Dans la période récente le deal historique entre la droite et le PCF a disparu. Après les dernières élections départementales, c’est un protégé de Rachida Dati, François-Marie Didier, conseiller (LR) du XXème arrondissement de la capitale, qui a été élu président du SIAAP. Dans le civil, avant de travailler à EDF, il avait aussi œuvré chez… Veolia.
Autre étrangeté, alors que Paris désigne douze délégués au Conseil d’administration du SIAAP, contre sept pour chacun des départements de la petite couronne (92, 93, 94), l’actuelle équipe municipale d’Anne Hidalgo ne compte plus de maire-adjoint formellement en charge de l’assainissement, ce qui avait toujours été le cas dans le passé.
Alors qu’Emmanuel Macron a renoncé à réformer le Grand Paris, ce qui conforte la toute puissance des grands syndicats techniques franciliens, un autre acteur se prépare à accroître son emprise sur le SIAAP.
Lors de la dernière mandature, Suez avait réussi à créer, dans des conditions rocambolesques, une société d’économie mixte à opération unique (SEMOP) à Valenton, l’autre grande usine du SIAAP, sise dans le Val-de-Marne.

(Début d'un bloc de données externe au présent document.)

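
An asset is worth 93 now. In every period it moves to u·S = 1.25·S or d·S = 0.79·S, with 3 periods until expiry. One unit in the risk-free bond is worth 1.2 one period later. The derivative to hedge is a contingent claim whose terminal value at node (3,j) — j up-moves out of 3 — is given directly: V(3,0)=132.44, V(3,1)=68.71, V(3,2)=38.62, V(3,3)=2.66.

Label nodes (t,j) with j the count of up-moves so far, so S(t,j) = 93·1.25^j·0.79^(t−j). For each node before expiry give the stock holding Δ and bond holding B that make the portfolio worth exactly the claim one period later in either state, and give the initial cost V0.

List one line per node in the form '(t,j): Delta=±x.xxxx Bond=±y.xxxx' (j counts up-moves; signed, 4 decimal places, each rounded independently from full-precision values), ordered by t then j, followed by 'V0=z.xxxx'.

Risk-neutral probability p* = (R−d)/(u−d) = (1.2−0.79)/(1.25−0.79) = 0.8913.
Terminal payoffs: V(3,0)=132.4400, V(3,1)=68.7100, V(3,2)=38.6200, V(3,3)=2.6600
(2,0): S=58.0413. Δ = (V_up−V_dn)/(S_up−S_dn) = (68.7100−132.4400)/(72.5516−45.8526) = -2.3870. V = [p*·68.7100 + (1−p*)·132.4400]/1.2 = 63.0310. B = V − Δ·S = 201.5745.
(2,1): S=91.8375. Δ = (V_up−V_dn)/(S_up−S_dn) = (38.6200−68.7100)/(114.7969−72.5516) = -0.7123. V = [p*·38.6200 + (1−p*)·68.7100]/1.2 = 34.9089. B = V − Δ·S = 100.3219.
(2,2): S=145.3125. Δ = (V_up−V_dn)/(S_up−S_dn) = (2.6600−38.6200)/(181.6406−114.7969) = -0.5380. V = [p*·2.6600 + (1−p*)·38.6200]/1.2 = 5.4739. B = V − Δ·S = 83.6478.
(1,0): S=73.4700. Δ = (V_up−V_dn)/(S_up−S_dn) = (34.9089−63.0310)/(91.8375−58.0413) = -0.8321. V = [p*·34.9089 + (1−p*)·63.0310]/1.2 = 31.6380. B = V − Δ·S = 92.7730.
(1,1): S=116.2500. Δ = (V_up−V_dn)/(S_up−S_dn) = (5.4739−34.9089)/(145.3125−91.8375) = -0.5504. V = [p*·5.4739 + (1−p*)·34.9089]/1.2 = 7.2278. B = V − Δ·S = 71.2169.
(0,0): S=93.0000. Δ = (V_up−V_dn)/(S_up−S_dn) = (7.2278−31.6380)/(116.2500−73.4700) = -0.5706. V = [p*·7.2278 + (1−p*)·31.6380]/1.2 = 8.2342. B = V − Δ·S = 61.2999.
Root portfolio cost Δ·93+B reproduces V0=8.2342.

(0,0): Delta=-0.5706 Bond=61.2999
(1,0): Delta=-0.8321 Bond=92.7730
(1,1): Delta=-0.5504 Bond=71.2169
(2,0): Delta=-2.3870 Bond=201.5745
(2,1): Delta=-0.7123 Bond=100.3219
(2,2): Delta=-0.5380 Bond=83.6478
V0=8.2342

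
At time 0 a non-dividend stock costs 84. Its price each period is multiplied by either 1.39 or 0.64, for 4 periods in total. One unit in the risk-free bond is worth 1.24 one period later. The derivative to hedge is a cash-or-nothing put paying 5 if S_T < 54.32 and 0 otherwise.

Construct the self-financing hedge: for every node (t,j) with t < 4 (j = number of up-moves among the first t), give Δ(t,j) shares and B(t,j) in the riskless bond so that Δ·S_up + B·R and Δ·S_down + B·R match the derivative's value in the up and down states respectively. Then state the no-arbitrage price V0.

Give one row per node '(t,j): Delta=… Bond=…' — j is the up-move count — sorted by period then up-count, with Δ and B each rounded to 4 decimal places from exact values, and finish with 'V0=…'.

(0,0): Delta=-0.0040 Bond=0.3932
(1,0): Delta=-0.0258 Bond=1.6602
(1,1): Delta=-0.0015 Bond=0.1944
(2,0): Delta=-0.1250 Bond=5.4717
(2,1): Delta=-0.0144 Bond=1.2053
(2,2): Delta=0.0000 Bond=0.0000
(3,0): Delta=0.0000 Bond=4.0323
(3,1): Delta=-0.1394 Bond=7.4731
(3,2): Delta=0.0000 Bond=0.0000
(3,3): Delta=0.0000 Bond=0.0000
V0=0.0575

The replicating-portfolio and risk-neutral prices coincide; use p* = (1.24−0.64)/(1.39−0.64) = 0.8000 for the latter.
At expiry t=4: V(4,0)=5.0000, V(4,1)=5.0000, V(4,2)=0.0000, V(4,3)=0.0000, V(4,4)=0.0000
  t=3,j=0: stock 22.0201 → up 30.6079 (V=5.0000), down 14.0929 (V=5.0000). Price 4.0323; hedge Δ=0.0000, bond B=4.0323.
  t=3,j=1: stock 47.8249 → up 66.4766 (V=0.0000), down 30.6079 (V=5.0000). Price 0.8065; hedge Δ=-0.1394, bond B=7.4731.
  t=3,j=2: stock 103.8697 → up 144.3789 (V=0.0000), down 66.4766 (V=0.0000). Price 0.0000; hedge Δ=0.0000, bond B=0.0000.
  t=3,j=3: stock 225.5920 → up 313.5729 (V=0.0000), down 144.3789 (V=0.0000). Price 0.0000; hedge Δ=0.0000, bond B=0.0000.
  t=2,j=0: stock 34.4064 → up 47.8249 (V=0.8065), down 22.0201 (V=4.0323). Price 1.1707; hedge Δ=-0.1250, bond B=5.4717.
  t=2,j=1: stock 74.7264 → up 103.8697 (V=0.0000), down 47.8249 (V=0.8065). Price 0.1301; hedge Δ=-0.0144, bond B=1.2053.
  t=2,j=2: stock 162.2964 → up 225.5920 (V=0.0000), down 103.8697 (V=0.0000). Price 0.0000; hedge Δ=0.0000, bond B=0.0000.
  t=1,j=0: stock 53.7600 → up 74.7264 (V=0.1301), down 34.4064 (V=1.1707). Price 0.2727; hedge Δ=-0.0258, bond B=1.6602.
  t=1,j=1: stock 116.7600 → up 162.2964 (V=0.0000), down 74.7264 (V=0.1301). Price 0.0210; hedge Δ=-0.0015, bond B=0.1944.
  t=0,j=0: stock 84.0000 → up 116.7600 (V=0.0210), down 53.7600 (V=0.2727). Price 0.0575; hedge Δ=-0.0040, bond B=0.3932.
Each (Δ,B) replicates both successor values, so the strategy is self-financing and V0 is arbitrage-free.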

Le rêve de tout opérateur privé car il détient 65 % de son capital… Mais Veolia l’en a ensuite dépossédé, à l’issue d’un épique bras de fer juridique.
Si l’on en croit les mines réjouies des dirigeants de Veolia qui festoyaient en octobre dernier avec les cadres du SIAAP à Valenton, nul doute que la création d’une seconde SEMOP à Achères, la plus grande usine d’épuration d’Europe, qui accumule hélas les accidents majeurs, soit déjà dans les tuyaux.